Does anyone else feel like we are waking up every day living the same day over and over again? Every day this week I have woken up with a sense of dread, with some fear hanging over my head It’s like the movie “Groundhog Day.” The alarm goes off, and here we go again.
I have always related to life best through pop culture. Right now I think life feels somewhere between Groundhog Day, The Hunger Games and The Day After Tomorrow. Probably Outbreak too, I’m sure, but I haven’t watched it yet. We have death tickers on the evening news. We have people going to work in fields that used to be considered relatively safe who now aren’t sure they can even go home without significant risk to their families. We have earthquakes and tornadoes and none of that is even reported very much on the news because we’re drowning in COVID reports.
What I’m noticing is that my temper is shorter, and I’m becoming much more isolated. Not even just “socially isolated.” Family isolated. Friend isolated. Co-worker isolated. I don’t even talk to my husband and kids as much as I did before. Trying to maintain any type of quality relationship amidst so much “unknown” is a foreign concept to me. I need facts. I need to know an expected timeline, which we don’t have. I need to know how to best protect myself and my family. I need some kind of normal somewhere. I never thought I would see the day that I missed taking care of heart failure patients (as complicated as they can be), but I’m desperate to titrate lasix and review echos and try to figure out hemodynamic graphs. I need all this stuff to distract me from the disaster that has been my life over the past year.
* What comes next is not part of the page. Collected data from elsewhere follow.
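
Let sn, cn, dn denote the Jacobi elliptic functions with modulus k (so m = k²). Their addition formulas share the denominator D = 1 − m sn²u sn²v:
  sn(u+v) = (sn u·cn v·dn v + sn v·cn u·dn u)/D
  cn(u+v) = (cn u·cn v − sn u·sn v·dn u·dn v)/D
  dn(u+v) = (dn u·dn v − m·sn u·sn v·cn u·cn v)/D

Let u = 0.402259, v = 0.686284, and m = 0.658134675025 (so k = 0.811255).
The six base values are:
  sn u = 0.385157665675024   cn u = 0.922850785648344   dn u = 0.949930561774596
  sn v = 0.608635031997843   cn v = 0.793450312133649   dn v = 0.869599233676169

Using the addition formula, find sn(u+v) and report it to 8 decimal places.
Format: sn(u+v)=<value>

m = k² = 0.658134675025
D = 1 − m·sn²u·sn²v = 0.9638335603995267
sn(u+v) = (sn u·cn v·dn v + sn v·cn u·dn u)/D = 0.7993088929293551/0.9638335603995267 = 0.8293017858789094

sn(u+v)=0.82930179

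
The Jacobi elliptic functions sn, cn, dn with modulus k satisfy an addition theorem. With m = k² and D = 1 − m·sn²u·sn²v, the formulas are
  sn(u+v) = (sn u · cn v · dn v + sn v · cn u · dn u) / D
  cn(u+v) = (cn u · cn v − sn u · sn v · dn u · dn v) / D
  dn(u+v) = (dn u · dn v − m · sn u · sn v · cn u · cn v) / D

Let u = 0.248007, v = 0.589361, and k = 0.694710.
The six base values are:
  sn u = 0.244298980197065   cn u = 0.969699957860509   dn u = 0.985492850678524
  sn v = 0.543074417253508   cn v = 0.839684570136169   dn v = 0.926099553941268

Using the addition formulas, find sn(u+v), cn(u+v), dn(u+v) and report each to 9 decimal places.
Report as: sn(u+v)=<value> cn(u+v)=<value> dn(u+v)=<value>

m = k² = 0.4826219841
D = 1 − m·sn²u·sn²v = 0.9915048882043752
sn(u+v) = (sn u·cn v·dn v + sn v·cn u·dn u)/D = 0.7089540794318395/0.9915048882043752 = 0.715028324989665
cn(u+v) = (cn u·cn v − sn u·sn v·dn u·dn v)/D = 0.6931565887951464/0.9915048882043752 = 0.699095483079725
dn(u+v) = (dn u·dn v − m·sn u·sn v·cn u·cn v)/D = 0.8605280162975871/0.9915048882043752 = 0.8679009317402475

sn(u+v)=0.715028325 cn(u+v)=0.699095483 dn(u+v)=0.867900932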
I miss being one on one with my patients and trying to figure out how to help them manage their health, before the threat of a deadly virus came around. In the past when I’ve been stressed I’ve always thrown myself into figuring out complicated patients or reading up on disease processes I don’t understand. But it’s like now, even that has been limited. We’re trying to keep our patients safe by keeping them at home rather than bringing them into clinic and facing the possibility of exposure to a virus they are ill-prepared to fight off. It’s definitely safest for them right now.
But still. I miss the sweet little 80-something patients who needed to talk about how to restrict their salt intake. I miss arguing with my kids about which restaurant to eat at. I miss arguments with my husband about why in the world I would cook Indian food when he hates most of the ingredients, or how I’m spending too much money on make-up because now I can’t even go shopping. I miss getting all worked up about something tiny because it was the biggest worry in my life. All those problems that got under my skin so much before are now the problems I wish I had.
I see these ads on Facebook that say things like “Let us help you navigate your new normal,” and I get so infuriated. I wish the ad were a person, and I could grab them by the collar and say to them, “Listen sister, this is not a new normal. If it is, just kill me now.” (Yes, I know I’m being dramatic and politically incorrect and blah, blah, blah but you know what? You’re thinking it too. I just admit what I’m thinking more openly than most people).
I can’t wait for the day when I can go back to seeing my senior citizens in clinic and talk to them about how yes, there is actually a lot of salt in fried squash and no it doesn’t count as a vegetable. And hear my kids say, “Can I just eat cereal at home instead?” after I bought them dinner at Cracker Barrel that they didn’t eat. And listen to my husband say, “Did you really spend $75 at Sephora?” …..And I’ll be able to say yes because they’ll be open, and I’ll be able to go make bad decisions because I’m impulsive and I have no respect for the dollar.
If nothing else, the stress of it all has shown me that the problems I thought were so bad before really weren’t that bad. In the grand scheme of things, I’m very blessed. I have my husband and kids, my extended family, my books, and a safe warm house to live in. But at the risk of sounding spoiled, can I just have my old problems back? What “old problems” do you miss now that you have new ones?